First, let us presume that we want to develop code to extract structured information from web pages that may or may not be doing a lot of API calls from client-side JavaScript. We are not trying to develop a general crawler like Googlebot. We don’t mind writing some code that would be specific for each site we are scraping (e.g. some Scrapy spiders or Python scripts).
When coming across discussions about web scraper development on various forums online, it is common to hear people saying that they need JavaScript rendering to scrape websites. Most commonly this is achieved by using something like Selenium - a technology to programmatically control a web browser. However, introducing Selenium into your web scraping systems brings the following problems:
- Performance penalty due to having to run an entire browser that downloads all website assets even if you don’t need them. This also has scalability implications for your web scraping activities.
- Stability issues due to race conditions between your code and client-side JavaScript code that runs in the
browser. Developers who have used Selenium are painfully familiar with
WebDriverException
,StaleElementReferenceException
errors, timeouts, and difficulties getting simulated user events working reliably. - Blocking evasion difficulties. Since you are running an entire web browser in a way a regular user would
not (possibly in a headless mode) there are many ways that automation is being performed. For example,
the site could check
window.navigator.webdriver
boolean value and so on. To some extent, this can be mitigated by patching the web driver binary or using projects like undetected-chromedriver and selenium-stealth.
How can one ditch Selenium and avoid these problems? For almost all sites, the answer is rather simple.
You open the DevTools and do a little bit of reverse engineering, besides viewing a web page source before
it gets processed by client-side JS code. When you click a link or button on the page, what requests are
seen in the Network tab? Is it a plain old HTTP GET request that simply fetches the next page? Is it some
nasty form submission via HTTP POST request that legacy ASP.NET sites tend to implement? Is it a REST API
request that fetches new data so that it could be rendered on existing DOM? Is it a GraphQL request?
Perhaps there is a more complex API flow consisting of more back-and-forth between client and server?

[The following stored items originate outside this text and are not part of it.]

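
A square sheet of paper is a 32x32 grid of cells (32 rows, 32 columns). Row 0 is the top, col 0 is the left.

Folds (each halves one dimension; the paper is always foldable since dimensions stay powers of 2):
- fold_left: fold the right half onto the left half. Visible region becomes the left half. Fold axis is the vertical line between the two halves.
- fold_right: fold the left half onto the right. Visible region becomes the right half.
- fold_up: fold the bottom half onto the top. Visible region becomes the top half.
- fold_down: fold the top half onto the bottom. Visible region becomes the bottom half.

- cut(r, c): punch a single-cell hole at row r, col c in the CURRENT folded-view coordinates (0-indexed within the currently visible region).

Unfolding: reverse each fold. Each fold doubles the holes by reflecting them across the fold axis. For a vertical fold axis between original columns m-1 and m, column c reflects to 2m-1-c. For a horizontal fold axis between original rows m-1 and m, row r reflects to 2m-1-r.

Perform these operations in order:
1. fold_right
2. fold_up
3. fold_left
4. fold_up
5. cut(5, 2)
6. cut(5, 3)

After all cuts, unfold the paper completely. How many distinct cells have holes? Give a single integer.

Answer: 32

Derivation:
Op 1 fold_right: fold axis v@16; visible region now rows[0,32) x cols[16,32) = 32x16
Op 2 fold_up: fold axis h@16; visible region now rows[0,16) x cols[16,32) = 16x16
Op 3 fold_left: fold axis v@24; visible region now rows[0,16) x cols[16,24) = 16x8
Op 4 fold_up: fold axis h@8; visible region now rows[0,8) x cols[16,24) = 8x8
Op 5 cut(5, 2): punch at orig (5,18); cuts so far [(5, 18)]; region rows[0,8) x cols[16,24) = 8x8
Op 6 cut(5, 3): punch at orig (5,19); cuts so far [(5, 18), (5, 19)]; region rows[0,8) x cols[16,24) = 8x8
Unfold 1 (reflect across h@8): 4 holes -> [(5, 18), (5, 19), (10, 18), (10, 19)]
Unfold 2 (reflect across v@24): 8 holes -> [(5, 18), (5, 19), (5, 28), (5, 29), (10, 18), (10, 19), (10, 28), (10, 29)]
Unfold 3 (reflect across h@16): 16 holes -> [(5, 18), (5, 19), (5, 28), (5, 29), (10, 18), (10, 19), (10, 28), (10, 29), (21, 18), (21, 19), (21, 28), (21, 29), (26, 18), (26, 19), (26, 28), (26, 29)]
Unfold 4 (reflect across v@16): 32 holes -> [(5, 2), (5, 3), (5, 12), (5, 13), (5, 18), (5, 19), (5, 28), (5, 29), (10, 2), (10, 3), (10, 12), (10, 13), (10, 18), (10, 19), (10, 28), (10, 29), (21, 2), (21, 3), (21, 12), (21, 13), (21, 18), (21, 19), (21, 28), (21, 29), (26, 2), (26, 3), (26, 12), (26, 13), (26, 18), (26, 19), (26, 28), (26, 29)]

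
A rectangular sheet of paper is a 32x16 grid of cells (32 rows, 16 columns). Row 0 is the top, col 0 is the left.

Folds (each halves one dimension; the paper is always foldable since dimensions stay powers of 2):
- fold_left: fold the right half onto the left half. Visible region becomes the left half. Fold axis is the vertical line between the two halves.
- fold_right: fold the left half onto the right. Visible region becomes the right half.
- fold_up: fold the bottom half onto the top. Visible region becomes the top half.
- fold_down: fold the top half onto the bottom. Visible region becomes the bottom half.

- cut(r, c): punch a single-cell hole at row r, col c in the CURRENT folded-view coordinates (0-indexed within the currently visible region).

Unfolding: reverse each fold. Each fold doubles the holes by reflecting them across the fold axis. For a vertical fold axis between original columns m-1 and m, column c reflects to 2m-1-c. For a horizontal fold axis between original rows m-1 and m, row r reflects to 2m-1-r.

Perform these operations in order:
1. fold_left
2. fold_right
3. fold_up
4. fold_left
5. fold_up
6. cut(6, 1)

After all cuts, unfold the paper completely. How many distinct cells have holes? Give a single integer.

Answer: 32

Derivation:
Op 1 fold_left: fold axis v@8; visible region now rows[0,32) x cols[0,8) = 32x8
Op 2 fold_right: fold axis v@4; visible region now rows[0,32) x cols[4,8) = 32x4
Op 3 fold_up: fold axis h@16; visible region now rows[0,16) x cols[4,8) = 16x4
Op 4 fold_left: fold axis v@6; visible region now rows[0,16) x cols[4,6) = 16x2
Op 5 fold_up: fold axis h@8; visible region now rows[0,8) x cols[4,6) = 8x2
Op 6 cut(6, 1): punch at orig (6,5); cuts so far [(6, 5)]; region rows[0,8) x cols[4,6) = 8x2
Unfold 1 (reflect across h@8): 2 holes -> [(6, 5), (9, 5)]
Unfold 2 (reflect across v@6): 4 holes -> [(6, 5), (6, 6), (9, 5), (9, 6)]
Unfold 3 (reflect across h@16): 8 holes -> [(6, 5), (6, 6), (9, 5), (9, 6), (22, 5), (22, 6), (25, 5), (25, 6)]
Unfold 4 (reflect across v@4): 16 holes -> [(6, 1), (6, 2), (6, 5), (6, 6), (9, 1), (9, 2), (9, 5), (9, 6), (22, 1), (22, 2), (22, 5), (22, 6), (25, 1), (25, 2), (25, 5), (25, 6)]
Unfold 5 (reflect across v@8): 32 holes -> [(6, 1), (6, 2), (6, 5), (6, 6), (6, 9), (6, 10), (6, 13), (6, 14), (9, 1), (9, 2), (9, 5), (9, 6), (9, 9), (9, 10), (9, 13), (9, 14), (22, 1), (22, 2), (22, 5), (22, 6), (22, 9), (22, 10), (22, 13), (22, 14), (25, 1), (25, 2), (25, 5), (25, 6), (25, 9), (25, 10), (25, 13), (25, 14)]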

If there is a CSRF token somewhere in request, where does the browser take it from? Is there hidden
<input>
with that token or is it hardcoded somewhere in JS snippet in the page? If specific cookies
are necessary for API calls to succeed, look earlier in the communication history to see where they
come from. If you submit a login form, what does the server return to the browser? Is it some HTTP
session cookie or API authorization token?
To experiment with reproducing the request for scraping and automation purposes, it is highly useful to use “Copy as curl” feature in Network tab of DevTools. This copies a curl(1) command that you can paste into small shell script or into tool like curlconverter to convert it to code snippet. Next, you may want to experiment with removing various cookies, headers and parameters to establish which components of request are necessary to have it successfully handled by the server. Do this kind of analysis and experimentation across the entire flow you are interested in and you will be able to reproduce it in your own code without involving JS execution.
Does this take some time and effort? Well, of course it does. However, tediously fighting crash bugs in your Selenium-based code that result from race conditions also takes time and effort. I would argue that it is more worthwhile to spend some time and effort reverse engineering the site even if it is heavily based on client side JS rendering, as you gain performance and stability in the code that you write. Furthermore, you may even save some time by being able to shift from scraping HTML pages to scraping private APIs that provide JSON responses with pre-structured data that you can conveniently parse without having to come up with multiple XPath queries or CSS selectors.
You may say that modern websites may have complex API flows that makes reverse engineering difficult. Typically that is not the case. Most of the time you don’t even need to do much reading of JS code that does the client side rendering, as inspecting DOM tree and request-response flows is sufficient. Remember: client side JS code is written by frontend developers who have to manage complexity on their side. If they are making it overly complex for you, they are likely shooting themselves in the foot as well.
Primary exception to this is when site is deliberately engineered to make it difficult to automate against. This is mostly applicable to big social media portals that are proactively fighting scraping and automation. Another example is Amazon login page (tinker with it with NoScript being off). However, in that case they likely have countermeasures against Selenium as well.
Do I think that Selenium has no place in the toolkit of developer working on scrapers and automation? No, I would not say that. In my opinion, the applicability of Selenium is for the following two cases:
- Development of generalised code that crawls many sites and is not meant to be optimised for any of them. An example of this could be a script that takes a list of URLs and tries to harvest email addresses or other contact information.
- As a fallback/plan B for sites that are very difficult to reverse engineer (e.g. Google Maps, some legacy ASP.NET web apps).
These two cases aside, I encourage everyone working on scraping and automation to take a slightly deeper look into the inner workings of websites you are automating against. This will prove to be worth your while.
Lastly, if you really need client-side rendering, you may want to try Splash - an open source program from creators of Scrapy framework that is specifically developed for web scraping purposes, whereas Selenium was originally designed for automated testing.